MOC CZY ŚREDNIACTWO?

Czołem.

Piszę tak na szybko, bo coś wpadło mi do głowy.

Blog ten poświęcony jest po części talentom i ich rozwojowi. Jestem pewien (co niejednokrotnie już podkreślałem i nadal będę to czynił), że każdy z nas ma jakiś talent. Ba, ma ich nawet WIELE. Ale co powinniśmy z nimi robić? Czy mamy obowiązek pielęgnować wszystkie, czy też spróbować skupić się na tych wybranych, najlepszych, najważniejszych, najsilniejszych...??? To dylemat na dziś. 

A może musimy powiedzieć sobie takie zdanie: "Wykorzystujmy to, co mamy silnego, nie zaś zasoby tej miernoty, która w nas siedzi. Znajdźmy lepsze rzeczy i pielęgnujmy, a olejmy wszystko to, co jest w nas znikome!"

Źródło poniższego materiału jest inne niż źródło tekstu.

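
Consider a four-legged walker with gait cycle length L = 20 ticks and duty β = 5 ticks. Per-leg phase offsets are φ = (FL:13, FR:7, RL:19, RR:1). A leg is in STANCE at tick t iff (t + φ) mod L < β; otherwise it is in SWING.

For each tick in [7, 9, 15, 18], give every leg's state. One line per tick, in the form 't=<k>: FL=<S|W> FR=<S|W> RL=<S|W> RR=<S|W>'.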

Ha, takie to proste. A w życiu! Bo jak rozróżnić moc od średniactwa...? Napiszcie, co myślicie. Podzielcie się Waszymi spostrzeżeniami. Z chęcią zobaczę, jakie macie zdanie na temat naszych talentów - tych prawdziwych i tych maluczkich.

Do przeczytania.
Czy to prawdziwy talent? A może tylko plucie ogniem?